How to Spot Rabies Signs in Dogs

Learning to spot rabies signs in dogs is a must for everyone, whether you own a pet or not. Rabies is a fatal illness that spreads through contact with infected animals. Learn to spot an infected dog, and you'll be able to protect yourself and your family from exposure.

Rabies Shots Are a Must
Dogs that receive regular rabies shots, either annually or every three years, depending on the type of vaccine used, are safe from contracting the rabies virus, even if they become bitten by a rabid animal. If your pet is bitten by a rabid or wild animal, contact your vet immediately as your dog may need a booster shot.

Despite warnings to pet owners regarding the seriousness of contracting rabies, not all dogs are vaccinated against the rabies virus. Because dogs are naturally curious and still have inbred urges to hunt, canines come into contact with rabid animals more often than cats or any other family pet.

To be on the safe side, make sure your dog receives updated rabies shots and that both you and your pet avoid contact with wild animals, especially animals that exhibit signs of illness or appear to be rabid.

Rabies Is Fatal
Rabies is fatal in dogs that have not been vaccinated. Canine rabies can be passed on to an unsuspecting human through an infected dog's saliva. If a human comes in contact with a rabid dog, the rabies virus can easily be transferred from the saliva through a bite or when saliva comes into direct contact with an open wound, such as a scratch, on the human's skin. Rabies is fatal in humans if not diagnosed and treated immediately.

Any and all warm-blooded animals, including humans, are at risk from rabies infection. 

Signs of Rabies in Dogs
Rabid dogs exhibit certain telltale signs that can alert a pet owner to a potentially fatal problem. Once the rabies virus enters the host's body, the infection or virus grows in the muscle tissue, often without outward signs of infection. This is called the incubation period. During this time, the dog may appear fine. As the virus grows it migrates toward the spinal cord and finally to the brain. Depending on the location of the bite, it may take a mere 12 days before the central nervous system is infected, or it may take up to 180 days.

A vaccinated dog that has been bitten by an animal believed to be rabid should be quarantined for 90 days. If the dog has not been vaccinated, and the animal that bit him cannot be found and tested, the dog should be quarantined for six months. If at any time the dog develops symptoms of rabies, the dog must be euthanized. To be sure you are handling the situation correctly, contact your vet immediately if your dog is bitten by another animal.

Three Stages of Rabies Infection
The first stage is called the prodromal phase. Subtle behavioral changes may occur. Because these changes tend to be slight, most dog owners don't suspect that the problem is rabies. The symptoms can last for two to three days and generally grow in intensity as the virus spreads.

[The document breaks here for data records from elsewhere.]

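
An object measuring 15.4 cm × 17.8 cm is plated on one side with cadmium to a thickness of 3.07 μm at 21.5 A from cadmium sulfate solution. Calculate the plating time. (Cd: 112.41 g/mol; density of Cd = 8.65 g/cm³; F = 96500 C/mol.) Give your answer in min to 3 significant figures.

Plated area = 15.4 × 17.8 = 274.1 cm²
Volume = 274.1 × 3.07×10⁻⁴ cm = 0.08415 cm³
m(Cd) = 0.08415 × 8.65 = 0.7279 g
n(Cd) = 0.7279 / 112.41 = 0.006475 mol; n(e⁻) = 2 × 0.006475 = 0.01295 mol
Q = 0.01295 × 96500 = 1250 C
t = 1250 / 21.5 = 58.14 s = 0.969 min

0.969 min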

While these behavioral changes can be indicative of other illnesses, they are most often the first sign of rabies infection.

  • During the first few days of onset, you may notice a change in the tone of the dog's bark or growl.
  • The dog may chew at the bite site.
  • The dog may run a fever.
  • You may notice a change in the dog's eating habits.
  • The dog may exhibit agitation and want to be left alone.
  • The dog may react opposite to the way he normally acts.

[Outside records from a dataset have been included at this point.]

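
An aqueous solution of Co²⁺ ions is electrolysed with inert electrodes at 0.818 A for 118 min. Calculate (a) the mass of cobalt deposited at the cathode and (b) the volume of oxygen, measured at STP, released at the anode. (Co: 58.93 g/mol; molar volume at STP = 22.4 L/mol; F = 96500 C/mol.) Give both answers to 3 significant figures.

1.77 g Co; 0.336 L O₂

Q = 0.818 × 7080 = 5791 C; n(e⁻) = 5791 / 96500 = 0.06001 mol
Cathode: Co²⁺ + 2e⁻ → Co → n(Co) = 0.06001/2 = 0.03001 mol → 1.77 g
Anode: 2H₂O → O₂ + 4H⁺ + 4e⁻ → n(O₂) = 0.06001/4 = 0.01500 mol → 0.336 L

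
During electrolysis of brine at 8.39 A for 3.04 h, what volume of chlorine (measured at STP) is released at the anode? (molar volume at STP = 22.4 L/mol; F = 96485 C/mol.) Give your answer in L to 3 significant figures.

Charge passed = 8.39 × 10944 = 91820 C
n(e⁻) = 91820 / 96485 = 0.9517 mol
2Cl⁻ → Cl₂ + 2e⁻, so n(Cl₂) = 0.9517 / 2 = 0.4759 mol
V = 0.4759 × 22.4 = 10.66 L

10.7 L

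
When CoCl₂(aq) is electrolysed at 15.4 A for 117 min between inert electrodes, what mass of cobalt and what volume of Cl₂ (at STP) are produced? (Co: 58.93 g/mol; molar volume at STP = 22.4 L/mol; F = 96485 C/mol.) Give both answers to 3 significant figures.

Q = 15.4 × 7020 = 1.081×10^5 C; n(e⁻) = 1.081×10^5 / 96485 = 1.120 mol
Cathode: Co²⁺ + 2e⁻ → Co → n(Co) = 1.120/2 = 0.5600 mol → 33.0 g
Anode: 2Cl⁻ → Cl₂ + 2e⁻ → n(Cl₂) = 1.120/2 = 0.5600 mol → 12.5 L

33.0 g Co; 12.5 L Cl₂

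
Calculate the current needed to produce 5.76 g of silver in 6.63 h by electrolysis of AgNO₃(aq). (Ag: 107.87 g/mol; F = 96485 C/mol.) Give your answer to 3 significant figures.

n(Ag) = 5.76 / 107.87 = 0.05340 mol
Ag⁺ + e⁻ → Ag, so n(e⁻) = 0.05340 mol
Q = 0.05340 × 96485 = 5152 C
I = Q / t = 5152 / 23868 s = 0.216 A

0.216 A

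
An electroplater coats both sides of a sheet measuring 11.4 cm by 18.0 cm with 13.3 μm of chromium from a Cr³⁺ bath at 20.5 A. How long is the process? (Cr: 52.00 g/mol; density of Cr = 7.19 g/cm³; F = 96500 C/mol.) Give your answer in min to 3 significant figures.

Plated area = 2 × 11.4 × 18.0 = 410.4 cm²
Volume = 410.4 × 13.3×10⁻⁴ cm = 0.5458 cm³
m(Cr) = 0.5458 × 7.19 = 3.924 g
n(Cr) = 3.924 / 52.00 = 0.07546 mol; n(e⁻) = 3 × 0.07546 = 0.2264 mol
Q = 0.2264 × 96500 = 21850 C
t = 21850 / 20.5 = 1066 s = 17.8 min

17.8 min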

The second stage is called the furious stage. During the second stage, the dog may begin to show disturbing signs that progressively worsen. This stage usually lasts about two to four days. During this time your dog may become vicious or mad.

  • Your dog becomes uncharacteristically aggressive.
  • The dog may begin to chew at anything and everything.
  • The dog's pupils may become dilated.
  • The dog may convulse with seizures or exhibit uncontrollable trembling.

The third stage is called the paralytic or dumb stage. The final phase lasts about two to four days.

  • The dog's lower jaw may hang open.
  • The dog may appear to be choking and be unable to swallow.
  • The dog foams at the mouth, an indication that the virus has reached the saliva and is multiplying at an alarming rate.
  • Paralysis sets in. The hips tend to be the first joints affected by paralysis, which causes the shuffling, dragging motion often seen with rabid animals.

Nothing can be done to save a dog that is displaying any of the symptoms of rabies. If you see these symptoms, quarantine your animal and contact your local animal control department to have it removed. Do not attempt to move or carry the dog on your own, as this puts you at risk for contracting the virus.